If you could shed some light on this for me, it would be greatly appreciated. What, if anything, do you believe God has to say regarding the authenticity of forgiveness? And how can we know if it is authentic or not?

I think the key to finding the answer you’re after lies in your statement that you feel justified in your anger—that, as you put it, you’re not looking to entirely release your anger. That thin space between “I’ve forgiven” and “I’m still angry” is the one your experience at the blood drive pushed you through.

“I forgive you” cannot exist in the same place as “I hate you, you life-destroying sack of vomit.” You can feel one of those things; you can feel the other. But you can’t feel them both at once.

Your problem is that you feel—or at least felt—the latter, which you take as an indication that you have failed at the former—which by extension would mean that you have failed as a Christian. “If I’d really forgiven—if [as you put it] my forgiveness is authentic—then how can I be so unexpectedly ambushed by the very anger that I thought my forgiveness had eradicated?” That’s what you’re asking.

Which is to say that what you’re asking is Why am I so bloody human?

It’s true that Jesus said we should forgive those who transgress against us. Jesus was huge on turning the other cheek, forgiving others as God forgives us, forgiving not just seven but seventy-seven times. Jesus was so into forgiveness that in order to prove that he had come specifically to forgive all people all their sins he had himself mercilessly slaughtered and nailed to a cross.

Boy. Talk about making a point.

And make that point he did. And as proof we have you, two thousand years later, concerned that you haven’t learned it deeply enough.

Listen: You have. You’ve forgiven enough. You’ve forgiven all that anyone could. Your forgiveness is one hundred percent, thoroughly authentic. It’s not like you have a relationship with the man who hurt you. The kind of forgiveness that actually does result in the complete dissipation of anger can only happen within the context of an ongoing, real-time relationship. If a friend hurts me I can bring to him my complaint; he can explain himself; we can talk it out; if he’s wrong he can offer me a sincere and pointed apology, after which I will forgive him because he is my friend. And not only will my anger with him be genuinely gone, our relationship will be stronger because of that shared experience.

Well, that’s hardly the kind of relationship you’re dealing with, is it? The guy who hurt you is now to you just a phantom. He’s not in your life. In that sense he doesn’t even exist. You can’t talk to him. You can’t scream at him. You can’t make sure he fathoms the depth of his transgression against you. You can’t do any of that.
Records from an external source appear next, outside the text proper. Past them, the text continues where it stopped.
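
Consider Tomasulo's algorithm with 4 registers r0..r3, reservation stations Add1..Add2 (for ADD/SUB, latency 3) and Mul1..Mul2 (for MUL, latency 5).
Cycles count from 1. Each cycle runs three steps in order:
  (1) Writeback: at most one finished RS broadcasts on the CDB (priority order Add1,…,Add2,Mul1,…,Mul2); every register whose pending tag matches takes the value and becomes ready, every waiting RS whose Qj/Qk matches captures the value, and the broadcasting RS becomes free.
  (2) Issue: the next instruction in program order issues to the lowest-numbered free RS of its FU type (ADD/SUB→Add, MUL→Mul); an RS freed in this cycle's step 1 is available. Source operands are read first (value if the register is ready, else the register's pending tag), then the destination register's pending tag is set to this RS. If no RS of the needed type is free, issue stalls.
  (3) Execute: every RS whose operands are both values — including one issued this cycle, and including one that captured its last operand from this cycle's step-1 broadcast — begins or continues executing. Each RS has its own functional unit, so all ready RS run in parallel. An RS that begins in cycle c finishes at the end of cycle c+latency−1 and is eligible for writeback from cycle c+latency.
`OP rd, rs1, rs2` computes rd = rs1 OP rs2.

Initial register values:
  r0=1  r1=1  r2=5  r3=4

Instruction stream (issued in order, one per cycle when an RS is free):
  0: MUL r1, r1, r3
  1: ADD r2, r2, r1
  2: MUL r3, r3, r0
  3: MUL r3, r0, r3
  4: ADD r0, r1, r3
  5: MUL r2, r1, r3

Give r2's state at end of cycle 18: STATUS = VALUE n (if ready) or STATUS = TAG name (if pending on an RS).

STATUS = VALUE 16

  c1: issue MUL r1<-Mul1  regs: r0:1,r1:Mul1,r2:5,r3:4
  c2: issue ADD r2<-Add1  regs: r0:1,r1:Mul1,r2:Add1,r3:4
  c3: issue MUL r3<-Mul2  regs: r0:1,r1:Mul1,r2:Add1,r3:Mul2
  c4: stall  regs: r0:1,r1:Mul1,r2:Add1,r3:Mul2
  c5: stall  regs: r0:1,r1:Mul1,r2:Add1,r3:Mul2
  c6: CDB Mul1=4; issue MUL r3<-Mul1  regs: r0:1,r1:4,r2:Add1,r3:Mul1
  c7: issue ADD r0<-Add2  regs: r0:Add2,r1:4,r2:Add1,r3:Mul1
  c8: CDB Mul2=4; issue MUL r2<-Mul2  regs: r0:Add2,r1:4,r2:Mul2,r3:Mul1
  c9: CDB Add1=9  regs: r0:Add2,r1:4,r2:Mul2,r3:Mul1
  c10: -  regs: r0:Add2,r1:4,r2:Mul2,r3:Mul1
  c11: -  regs: r0:Add2,r1:4,r2:Mul2,r3:Mul1
  c12: -  regs: r0:Add2,r1:4,r2:Mul2,r3:Mul1
  c13: CDB Mul1=4  regs: r0:Add2,r1:4,r2:Mul2,r3:4
  c14: -  regs: r0:Add2,r1:4,r2:Mul2,r3:4
  c15: -  regs: r0:Add2,r1:4,r2:Mul2,r3:4
  c16: CDB Add2=8  regs: r0:8,r1:4,r2:Mul2,r3:4
  c17: -  regs: r0:8,r1:4,r2:Mul2,r3:4
  c18: CDB Mul2=16  regs: r0:8,r1:4,r2:16,r3:4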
You’re simply left, by yourself, to process all the wrong that he did to you.

And look how well you’ve done that. It’s clear what a sensitive, intelligent, and loving person you’ve become.

Yes, you will at times feel outrage at what was done to you. And when that fury hits you, you know what you can do with it? You can use it for its actual power. You can turn something that is truly awful into something that is not just good, but the finest thing in existence.

The next time you feel the unleashed power of the injustice of what was done to you, do not shun it. Do not reject it. Do not deny it.

Claim it. Claim all of it. Hold it. Focus on it. Get alone with it. Allow it to unfold into all the darkness that it is.

And then, with your eyes closed—with all that outrageous, undeserved agony tearing you up inside—hold your arms out wide. Stand in the position of Jesus Christ on the cross.

And there you will be.

And there He will be, sharing with you the very essence of his consciousness.

And at that moment you will know your suffering as a blessing.